Le parole del giornalista Alessandro Vagliasindi nel corso di ‘Anteprima Corner’, ai microfoni di Telecolor, commentando il risultato di parità maturato domenica a Foggia. Ecco quanto evidenziato:
“La sensazione è che le avversarie abbiano capito come affrontare il Catania, allora servono nuove idee. Perchè questa è una squadra che nelle apparizioni esterne non ha delle alternative valide quando l’attaccante di riferimento, in questo caso Forte, o i due trequartisti non riescono a chiudere l’azione con il lavoro degli esterni che meriterebbe sicuramente una maggiore concretizzazione. Per il tipo di gioco espresso dal Catania servirebbe un maggiore contributo da parte dei centrocampisti, ma per caratteristiche nè Quaini, nè Di Tacchio, nè Corbari sono giocatori in grado di raccogliere i frutti di quello che il Catania riesce a sviluppare. Quaini, Di Tacchio e Corbari sono giocatori che arrivano raramente al tiro, bravi nell’interdizione. Magari a centrocampo ti servirebbe un giocatore con frequenze più alte, un passo più rapido e qualità balistica discreta dalla media distanza. Avere una soluzione dai 20-25 metri è fondamentale con squadre che si chiudono, sfruttando magari quel gran lavoro sulle corsie esterne con gli interscambi tra i quinti ed i trequartisti”.

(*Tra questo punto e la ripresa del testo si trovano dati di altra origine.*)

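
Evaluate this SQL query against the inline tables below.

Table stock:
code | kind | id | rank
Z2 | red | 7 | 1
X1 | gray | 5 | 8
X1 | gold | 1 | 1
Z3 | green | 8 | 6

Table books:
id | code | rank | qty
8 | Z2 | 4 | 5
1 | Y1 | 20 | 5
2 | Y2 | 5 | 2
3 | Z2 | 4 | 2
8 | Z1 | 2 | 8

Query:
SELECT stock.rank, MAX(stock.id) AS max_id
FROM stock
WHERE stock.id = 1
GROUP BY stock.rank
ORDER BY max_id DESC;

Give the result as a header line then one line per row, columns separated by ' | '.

== RESULT ==
stock.rank | max_id
1 | 1

Derivation:
After WHERE (1 rows):
stock.code | stock.kind | stock.id | stock.rank
X1 | gold | 1 | 1
After GROUP BY (1 rows):
stock.rank | max_id
1 | 1
After ORDER BY (1 rows):
stock.rank | max_id
1 | 1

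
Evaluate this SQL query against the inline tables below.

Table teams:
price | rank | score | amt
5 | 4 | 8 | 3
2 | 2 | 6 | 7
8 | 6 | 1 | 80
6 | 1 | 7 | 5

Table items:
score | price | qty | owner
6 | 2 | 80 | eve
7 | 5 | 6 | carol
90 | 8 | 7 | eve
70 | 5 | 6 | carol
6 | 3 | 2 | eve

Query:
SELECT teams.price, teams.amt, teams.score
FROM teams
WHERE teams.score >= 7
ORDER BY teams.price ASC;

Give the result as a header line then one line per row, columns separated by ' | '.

== RESULT ==
teams.price | teams.amt | teams.score
5 | 3 | 8
6 | 5 | 7

Derivation:
After WHERE (2 rows):
teams.price | teams.rank | teams.score | teams.amt
5 | 4 | 8 | 3
6 | 1 | 7 | 5
After SELECT (2 rows):
teams.price | teams.amt | teams.score
5 | 3 | 8
6 | 5 | 7
After ORDER BY (2 rows):
teams.price | teams.amt | teams.score
5 | 3 | 8
6 | 5 | 7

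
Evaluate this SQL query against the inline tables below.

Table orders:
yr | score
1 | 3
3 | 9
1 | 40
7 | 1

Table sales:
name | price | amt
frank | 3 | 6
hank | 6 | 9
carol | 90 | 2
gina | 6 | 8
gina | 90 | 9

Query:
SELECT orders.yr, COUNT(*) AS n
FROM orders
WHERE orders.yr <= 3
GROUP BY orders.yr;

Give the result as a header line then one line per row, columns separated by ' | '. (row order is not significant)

After WHERE (3 rows):
orders.yr | orders.score
1 | 3
3 | 9
1 | 40
After GROUP BY (2 rows):
orders.yr | n
1 | 2
3 | 1

== RESULT ==
orders.yr | n
1 | 2
3 | 1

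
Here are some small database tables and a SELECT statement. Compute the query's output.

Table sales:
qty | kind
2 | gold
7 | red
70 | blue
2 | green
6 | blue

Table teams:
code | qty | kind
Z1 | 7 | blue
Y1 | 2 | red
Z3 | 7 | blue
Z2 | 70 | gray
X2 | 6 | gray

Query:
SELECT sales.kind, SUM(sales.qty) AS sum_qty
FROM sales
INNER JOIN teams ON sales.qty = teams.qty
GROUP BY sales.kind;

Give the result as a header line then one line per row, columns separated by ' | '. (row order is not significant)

== RESULT ==
sales.kind | sum_qty
gold | 2
red | 14
blue | 76
green | 2

Derivation:
After JOIN teams (6 rows):
sales.qty | sales.kind | teams.code | teams.qty | teams.kind
2 | gold | Y1 | 2 | red
7 | red | Z1 | 7 | blue
7 | red | Z3 | 7 | blue
70 | blue | Z2 | 70 | gray
2 | green | Y1 | 2 | red
6 | blue | X2 | 6 | gray
After GROUP BY (4 rows):
sales.kind | sum_qty
gold | 2
red | 14
blue | 76
green | 2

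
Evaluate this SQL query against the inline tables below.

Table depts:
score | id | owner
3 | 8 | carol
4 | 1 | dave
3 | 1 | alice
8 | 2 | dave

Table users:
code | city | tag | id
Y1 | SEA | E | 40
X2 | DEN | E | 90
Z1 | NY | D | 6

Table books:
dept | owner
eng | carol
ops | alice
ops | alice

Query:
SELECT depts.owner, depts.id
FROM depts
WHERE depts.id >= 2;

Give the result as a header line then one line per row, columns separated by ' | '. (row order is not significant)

After WHERE (2 rows):
depts.score | depts.id | depts.owner
3 | 8 | carol
8 | 2 | dave
After SELECT (2 rows):
depts.owner | depts.id
carol | 8
dave | 2

== RESULT ==
depts.owner | depts.id
carol | 8
dave | 2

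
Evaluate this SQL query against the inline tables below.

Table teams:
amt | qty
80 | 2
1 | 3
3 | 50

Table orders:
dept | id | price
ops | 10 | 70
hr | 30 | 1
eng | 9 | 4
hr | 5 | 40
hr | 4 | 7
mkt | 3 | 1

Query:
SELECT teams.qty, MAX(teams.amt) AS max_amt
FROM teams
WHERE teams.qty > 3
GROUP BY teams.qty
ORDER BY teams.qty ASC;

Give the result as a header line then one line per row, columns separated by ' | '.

== RESULT ==
teams.qty | max_amt
50 | 3

Derivation:
After WHERE (1 rows):
teams.amt | teams.qty
3 | 50
After GROUP BY (1 rows):
teams.qty | max_amt
50 | 3
After ORDER BY (1 rows):
teams.qty | max_amt
50 | 3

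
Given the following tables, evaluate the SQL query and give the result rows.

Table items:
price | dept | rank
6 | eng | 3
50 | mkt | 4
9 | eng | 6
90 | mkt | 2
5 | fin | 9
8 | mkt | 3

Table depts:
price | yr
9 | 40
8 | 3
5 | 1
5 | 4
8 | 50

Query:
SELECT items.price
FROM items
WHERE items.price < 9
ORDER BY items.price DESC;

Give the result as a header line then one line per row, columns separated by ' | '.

After WHERE (3 rows):
items.price | items.dept | items.rank
6 | eng | 3
5 | fin | 9
8 | mkt | 3
After SELECT (3 rows):
items.price
6
5
8
After ORDER BY (3 rows):
items.price
8
6
5

== RESULT ==
items.price
8
6
5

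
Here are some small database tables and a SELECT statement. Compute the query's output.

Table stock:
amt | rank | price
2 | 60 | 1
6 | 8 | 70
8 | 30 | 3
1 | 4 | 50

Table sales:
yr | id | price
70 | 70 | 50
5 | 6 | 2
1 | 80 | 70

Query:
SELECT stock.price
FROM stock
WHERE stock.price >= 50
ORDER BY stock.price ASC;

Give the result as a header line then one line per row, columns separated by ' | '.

== RESULT ==
stock.price
50
70

Derivation:
After WHERE (2 rows):
stock.amt | stock.rank | stock.price
6 | 8 | 70
1 | 4 | 50
After SELECT (2 rows):
stock.price
70
50
After ORDER BY (2 rows):
stock.price
50
70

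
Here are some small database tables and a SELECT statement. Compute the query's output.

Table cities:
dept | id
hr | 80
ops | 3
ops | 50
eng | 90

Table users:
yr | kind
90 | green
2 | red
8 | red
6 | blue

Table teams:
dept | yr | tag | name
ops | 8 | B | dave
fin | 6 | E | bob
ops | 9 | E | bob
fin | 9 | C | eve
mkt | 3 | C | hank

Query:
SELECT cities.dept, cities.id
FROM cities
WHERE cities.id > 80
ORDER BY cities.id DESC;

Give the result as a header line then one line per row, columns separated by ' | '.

== RESULT ==
cities.dept | cities.id
eng | 90

Derivation:
After WHERE (1 rows):
cities.dept | cities.id
eng | 90
After SELECT (1 rows):
cities.dept | cities.id
eng | 90
After ORDER BY (1 rows):
cities.dept | cities.id
eng | 90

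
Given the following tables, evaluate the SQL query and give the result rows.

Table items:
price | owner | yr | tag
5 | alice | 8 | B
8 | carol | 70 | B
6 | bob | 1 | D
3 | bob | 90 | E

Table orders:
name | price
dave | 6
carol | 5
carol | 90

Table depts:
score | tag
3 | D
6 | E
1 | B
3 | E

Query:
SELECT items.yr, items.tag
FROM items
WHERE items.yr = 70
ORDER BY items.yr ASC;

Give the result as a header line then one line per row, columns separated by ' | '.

After WHERE (1 rows):
items.price | items.owner | items.yr | items.tag
8 | carol | 70 | B
After SELECT (1 rows):
items.yr | items.tag
70 | B
After ORDER BY (1 rows):
items.yr | items.tag
70 | B

== RESULT ==
items.yr | items.tag
70 | B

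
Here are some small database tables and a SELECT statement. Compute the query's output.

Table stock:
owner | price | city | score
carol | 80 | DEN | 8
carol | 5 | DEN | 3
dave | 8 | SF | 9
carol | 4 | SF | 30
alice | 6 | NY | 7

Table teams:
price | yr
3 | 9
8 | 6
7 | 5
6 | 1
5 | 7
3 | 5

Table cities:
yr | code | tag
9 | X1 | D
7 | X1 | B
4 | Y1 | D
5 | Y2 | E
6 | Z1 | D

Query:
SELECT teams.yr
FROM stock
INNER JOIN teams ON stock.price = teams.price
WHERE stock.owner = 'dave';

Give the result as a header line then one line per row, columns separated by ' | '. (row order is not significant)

== RESULT ==
teams.yr
6

Derivation:
After JOIN teams (3 rows):
stock.owner | stock.price | stock.city | stock.score | teams.price | teams.yr
carol | 5 | DEN | 3 | 5 | 7
dave | 8 | SF | 9 | 8 | 6
alice | 6 | NY | 7 | 6 | 1
After WHERE (1 rows):
stock.owner | stock.price | stock.city | stock.score | teams.price | teams.yr
dave | 8 | SF | 9 | 8 | 6
After SELECT (1 rows):
teams.yr
6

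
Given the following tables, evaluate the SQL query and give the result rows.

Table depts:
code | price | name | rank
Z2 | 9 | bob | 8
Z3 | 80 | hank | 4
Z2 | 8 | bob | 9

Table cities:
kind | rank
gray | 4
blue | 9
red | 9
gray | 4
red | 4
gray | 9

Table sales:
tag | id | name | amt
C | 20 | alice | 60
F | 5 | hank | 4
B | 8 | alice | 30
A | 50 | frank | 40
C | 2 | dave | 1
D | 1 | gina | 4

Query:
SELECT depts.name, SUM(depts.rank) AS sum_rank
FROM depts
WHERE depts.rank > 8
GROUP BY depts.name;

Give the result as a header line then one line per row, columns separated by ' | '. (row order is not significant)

== RESULT ==
depts.name | sum_rank
bob | 9

Derivation:
After WHERE (1 rows):
depts.code | depts.price | depts.name | depts.rank
Z2 | 8 | bob | 9
After GROUP BY (1 rows):
depts.name | sum_rank
bob | 9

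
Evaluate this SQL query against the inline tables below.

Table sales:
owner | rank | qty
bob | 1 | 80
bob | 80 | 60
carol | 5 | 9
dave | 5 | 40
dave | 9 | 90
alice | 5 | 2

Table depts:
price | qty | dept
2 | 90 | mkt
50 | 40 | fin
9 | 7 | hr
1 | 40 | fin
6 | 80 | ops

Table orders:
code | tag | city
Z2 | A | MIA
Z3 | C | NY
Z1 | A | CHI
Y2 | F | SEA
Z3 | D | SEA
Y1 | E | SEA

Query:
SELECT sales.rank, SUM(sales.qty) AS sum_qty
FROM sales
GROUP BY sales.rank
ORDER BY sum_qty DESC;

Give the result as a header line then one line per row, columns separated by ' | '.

== RESULT ==
sales.rank | sum_qty
9 | 90
1 | 80
80 | 60
5 | 51

Derivation:
After GROUP BY (4 rows):
sales.rank | sum_qty
1 | 80
80 | 60
5 | 51
9 | 90
After ORDER BY (4 rows):
sales.rank | sum_qty
9 | 90
1 | 80
80 | 60
5 | 51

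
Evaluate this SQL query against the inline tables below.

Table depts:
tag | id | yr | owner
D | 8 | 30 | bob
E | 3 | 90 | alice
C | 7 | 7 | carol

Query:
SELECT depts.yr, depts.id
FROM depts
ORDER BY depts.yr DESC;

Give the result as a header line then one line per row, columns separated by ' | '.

== RESULT ==
depts.yr | depts.id
90 | 3
30 | 8
7 | 7

Derivation:
After SELECT (3 rows):
depts.yr | depts.id
30 | 8
90 | 3
7 | 7
After ORDER BY (3 rows):
depts.yr | depts.id
90 | 3
30 | 8
7 | 7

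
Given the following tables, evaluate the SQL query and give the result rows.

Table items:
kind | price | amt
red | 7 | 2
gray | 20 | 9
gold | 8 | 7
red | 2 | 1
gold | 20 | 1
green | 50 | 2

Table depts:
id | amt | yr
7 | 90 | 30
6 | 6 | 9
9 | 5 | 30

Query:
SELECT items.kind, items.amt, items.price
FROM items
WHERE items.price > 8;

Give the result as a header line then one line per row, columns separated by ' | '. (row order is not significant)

== RESULT ==
items.kind | items.amt | items.price
gray | 9 | 20
gold | 1 | 20
green | 2 | 50

Derivation:
After WHERE (3 rows):
items.kind | items.price | items.amt
gray | 20 | 9
gold | 20 | 1
green | 50 | 2
After SELECT (3 rows):
items.kind | items.amt | items.price
gray | 9 | 20
gold | 1 | 20
green | 2 | 50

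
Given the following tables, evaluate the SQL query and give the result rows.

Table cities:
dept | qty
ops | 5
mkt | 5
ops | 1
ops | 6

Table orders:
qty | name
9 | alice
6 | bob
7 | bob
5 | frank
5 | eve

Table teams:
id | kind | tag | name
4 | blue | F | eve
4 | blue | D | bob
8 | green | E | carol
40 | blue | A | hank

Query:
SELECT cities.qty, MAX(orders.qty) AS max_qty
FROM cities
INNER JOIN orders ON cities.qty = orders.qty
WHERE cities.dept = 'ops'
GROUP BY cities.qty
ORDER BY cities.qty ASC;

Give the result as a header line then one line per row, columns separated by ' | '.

== RESULT ==
cities.qty | max_qty
5 | 5
6 | 6

Derivation:
After JOIN orders (5 rows):
cities.dept | cities.qty | orders.qty | orders.name
ops | 5 | 5 | frank
ops | 5 | 5 | eve
mkt | 5 | 5 | frank
mkt | 5 | 5 | eve
ops | 6 | 6 | bob
After WHERE (3 rows):
cities.dept | cities.qty | orders.qty | orders.name
ops | 5 | 5 | frank
ops | 5 | 5 | eve
ops | 6 | 6 | bob
After GROUP BY (2 rows):
cities.qty | max_qty
5 | 5
6 | 6
After ORDER BY (2 rows):
cities.qty | max_qty
5 | 5
6 | 6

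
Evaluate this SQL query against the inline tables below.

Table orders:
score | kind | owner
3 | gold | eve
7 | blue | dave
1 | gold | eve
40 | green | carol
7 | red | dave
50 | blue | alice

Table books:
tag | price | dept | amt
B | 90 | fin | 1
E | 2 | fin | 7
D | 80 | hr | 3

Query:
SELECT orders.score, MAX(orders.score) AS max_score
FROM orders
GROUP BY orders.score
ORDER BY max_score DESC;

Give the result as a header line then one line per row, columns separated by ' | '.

After GROUP BY (5 rows):
orders.score | max_score
3 | 3
7 | 7
1 | 1
40 | 40
50 | 50
After ORDER BY (5 rows):
orders.score | max_score
50 | 50
40 | 40
7 | 7
3 | 3
1 | 1

== RESULT ==
orders.score | max_score
50 | 50
40 | 40
7 | 7
3 | 3
1 | 1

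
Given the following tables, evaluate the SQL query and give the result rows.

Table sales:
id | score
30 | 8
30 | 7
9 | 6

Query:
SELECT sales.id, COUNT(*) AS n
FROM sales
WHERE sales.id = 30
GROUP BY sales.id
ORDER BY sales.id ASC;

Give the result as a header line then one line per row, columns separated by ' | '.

After WHERE (2 rows):
sales.id | sales.score
30 | 8
30 | 7
After GROUP BY (1 rows):
sales.id | n
30 | 2
After ORDER BY (1 rows):
sales.id | n
30 | 2

== RESULT ==
sales.id | n
30 | 2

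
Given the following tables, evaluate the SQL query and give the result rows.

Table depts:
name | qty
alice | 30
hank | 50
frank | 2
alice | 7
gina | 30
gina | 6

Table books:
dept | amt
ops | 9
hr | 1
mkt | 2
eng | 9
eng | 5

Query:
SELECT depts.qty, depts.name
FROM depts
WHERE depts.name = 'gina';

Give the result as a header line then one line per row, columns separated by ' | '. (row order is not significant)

After WHERE (2 rows):
depts.name | depts.qty
gina | 30
gina | 6
After SELECT (2 rows):
depts.qty | depts.name
30 | gina
6 | gina

== RESULT ==
depts.qty | depts.name
30 | gina
6 | gina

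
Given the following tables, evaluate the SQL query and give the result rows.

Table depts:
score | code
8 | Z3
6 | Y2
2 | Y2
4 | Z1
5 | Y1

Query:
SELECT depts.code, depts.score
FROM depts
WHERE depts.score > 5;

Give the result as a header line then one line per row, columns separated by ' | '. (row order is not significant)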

“Questo è un tema che si sposa con l’opportunità di giocare certe gare col doppio attaccante perchè con l’ingresso in campo di Rolfini abbiamo visto una maggiore profondità, un’occupazione degli spazi più consona al tipo di partita da fare. E’ una cosa su cui bisognerebbe riflettere. Lo stesso Toscano a fine partita ha parlato della necessità di occupare l’area di rigore con maggiore costrutto. Allora non c’è soluzione più consona che riempirla con più attaccanti. A Foggia mancava Lunetta, la scelta per la sua sostituzione è ricaduta su D’Ausilio, che non ha demeritato però il campo ha detto che ti serviva più un giocatore come Rolfini per dare maggiore sostegno a Forte, che gira e rigira finisce in una sorta di isolamento in avanti. Funzionale secondo me sarebbe stato l’impiego di Rolfini dal 1′ al posto di D’Ausilio ma, probabilmente, l’indisponibilità di Caturano ha indotto Toscano a tenere Rolfini inizialmente in panchina per avere poi una carta da giocarsi a gara in corso”.
“Faccio notare che il gol realizzato dal Foggia è molto simile a quello subito a Potenza nella dinamica dell’azione. Anche lì c’è stata una lettura tardiva tenendo in gioco l’attaccante. Gran giocata di Bevilacqua ma l’errore a monte è stato averlo tenuto in gioco. Lo stesso Pieraccini, autore di un’ottima partita, è stato il più lento a uscire dall’area di rigore nella circostanza”.